This is potentially a landmark study published in the October 18, 2017 issue of JAMA Psychiatry that looks at whether a monthly injection of naltrexone (Vivitrol (TM)) is as effective as daily buprenorphine-naloxone (Suboxone(TM)).
This study concluded that in the short-term
Monthly naltrexone shots (Vivitrol) worked as well as daily buprenorphine/naloxone (Suboxone) for treating opioid use disorder, according to the first head-to-head trial between the two.
The study suggests that extended-release naltrexone seems to be as safe and effective as buprenorphine/naloxone for maintaining short-term abstinence from heroin, opioids, and other illicit substances in opioid-dependent individuals newly detoxified and/or discharged from inpatient treatment or prison.
There are still some people who are skeptical of the article and although the study wasn’t directly funded outright by Alkermes, the maker of Vivitrol, the company was reportedly “allowed to comment on the manuscript before submission for publication.” This was reported in the study’s disclosure section.
From Medpage Today
Earlier this year, investigative reporters alleged that Alkermes was using lobbyists to get Vivitrol written into state laws about opioid abuse treatment, and has persuaded drug courts to mandate Vivitrol over other drugs.
For the study, the researchers enrolled 159 patients with opioid dependence (mean age 36; 28% were women) who went through detoxification and were then randomized to buprenorphine/naloxone 4 to 24 mg/day (with a target dose of 16 mg/day) or to monthly naltrexone injections (380 mg).
After 12 weeks, 105 (66%) participants had attended all scheduled follow-up appointments and had taken their medication as prescribed. A total of 53 participants dropped out: 24 in the naltrexone group and 29 in the buprenorphine/naloxone group.
In addition to non-inferiority for retention, naltrexone was also non-inferior for:
- Number of opioid-negative urine drug tests (mean 0.9 and 0.8, respectively; P<0.001)
- Use of heroin (mean difference −3.2, P<0.001)
- Use of other illicit opioids (mean difference −2.7, P<0.001)
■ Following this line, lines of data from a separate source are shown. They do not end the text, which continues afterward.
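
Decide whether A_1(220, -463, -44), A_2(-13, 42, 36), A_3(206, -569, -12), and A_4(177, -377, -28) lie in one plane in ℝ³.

No

With A_1 as base: A_1A_2 = (-233, 505, 80), A_1A_3 = (-14, -106, 32), A_1A_4 = (-43, 86, 16).
A_1A_3 × A_1A_4 = (-4448, -1152, -5762).
A_1A_2 · (A_1A_3 × A_1A_4) = -6336.
Since -6336 ≠ 0, the four points are not coplanar.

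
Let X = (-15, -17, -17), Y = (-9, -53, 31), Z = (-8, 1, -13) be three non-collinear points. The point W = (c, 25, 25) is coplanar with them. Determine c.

13

A normal to the plane is n = XY × XZ = (-1008, 312, 360).
W lies in the plane iff n · XW = 0.
This gives (-1008)c + (13104) = 0, so c = 13.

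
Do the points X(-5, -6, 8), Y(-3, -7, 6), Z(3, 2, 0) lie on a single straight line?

XY = (2, -1, -2), XZ = (8, 8, -8).
Comparing components 2 and 3: (-1)(-8) − (-2)(8) = 24 ≠ 0, so XY and XZ are not parallel and the points are not collinear.

No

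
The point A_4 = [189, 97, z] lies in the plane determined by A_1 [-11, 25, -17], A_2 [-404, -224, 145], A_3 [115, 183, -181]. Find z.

Coplanarity requires A_1A_2 · (A_1A_3 × A_1A_4) = 0.
A_1A_2 = (-393, -249, 162), A_1A_3 = (126, 158, -164); the triple product is linear in z with coefficient -30720 and constant term -645120.
Setting it to zero: z = -21.

-21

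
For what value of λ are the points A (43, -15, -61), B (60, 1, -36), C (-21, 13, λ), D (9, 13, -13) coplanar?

-11

Coplanarity ⇔ det[AB; AC; AD] = 0.
Expanding, this is linear in λ: (-1020)λ + (-11220) = 0.
So λ = -11.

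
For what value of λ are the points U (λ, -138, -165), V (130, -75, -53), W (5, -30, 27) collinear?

305

Collinearity requires UV × UW = 0; each component is linear in λ.
The y-component gives (80)λ + (-24400) = 0, so λ = 305.
The remaining components then also vanish.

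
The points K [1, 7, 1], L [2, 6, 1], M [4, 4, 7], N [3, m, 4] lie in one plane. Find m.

The points are coplanar iff KL · (KM × KN) = 0.
Expanding, this is linear in m: (-6)m + (30) = 0.
So m = 5.

5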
Extended-release naltrexone was superior for lower use of heroin and other illicit opioids, but not superior for the proportion of negative urine drug tests.
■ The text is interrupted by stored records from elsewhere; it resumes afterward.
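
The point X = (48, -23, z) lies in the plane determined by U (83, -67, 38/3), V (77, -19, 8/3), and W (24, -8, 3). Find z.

5

Coplanarity requires UV · (UW × UX) = 0.
UV = (-6, 48, -10), UW = (-59, 59, -29/3); the triple product is linear in z with coefficient 2478 and constant term -12390.
Setting it to zero: z = 5.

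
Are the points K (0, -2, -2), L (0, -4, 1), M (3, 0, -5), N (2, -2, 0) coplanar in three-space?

No

The four points are coplanar iff the 3×3 determinant with rows KL, KM, KN is zero.
Rows: (0, -2, 3), (3, 2, -3), (2, 0, 2).
Expanding along the first row: (0)(4) − (-2)(12) + (3)(-4) = 12.
Nonzero ⇒ not coplanar.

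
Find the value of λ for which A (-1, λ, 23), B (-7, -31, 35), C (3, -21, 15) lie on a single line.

-25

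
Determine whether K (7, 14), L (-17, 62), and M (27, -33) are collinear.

No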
In terms of secondary outcomes, there were no significant differences between groups for the use of amphetamines, cocaine, alcohol, cannabis, or injecting drugs, but those on naltrexone had a significant reduction in benzodiazepine use, while the buprenorphine/naloxone group remained stable.
There were more adverse events among those on naltrexone (69% versus 34.7%, P<0.001), but only 10 participants discontinued treatment owing to adverse events: four in the naltrexone group and six in the buprenorphine/naloxone group. A number of events were related to withdrawal symptoms and were more frequent among the naltrexone group (28 patients, 39.4%, versus 10 patients, 13.9%).
There were no deaths, but more naltrexone patients reported having serious adverse events including pneumonia and withdrawal (8.5% versus 4.2%).
Tanum and colleagues noted that naltrexone induction required full detoxification to a greater extent than buprenorphine/naloxone treatment. In fact, the detoxification protocol was changed a year into the trial, which reduced the number of new adverse events related to naltrexone induction.
The researchers noted that the study was limited by a lack of blinding, as the use of placebo among newly detoxified opioid users was considered unethical. Also, participants likely recognized their treatment easily, given their long experience with opioid use.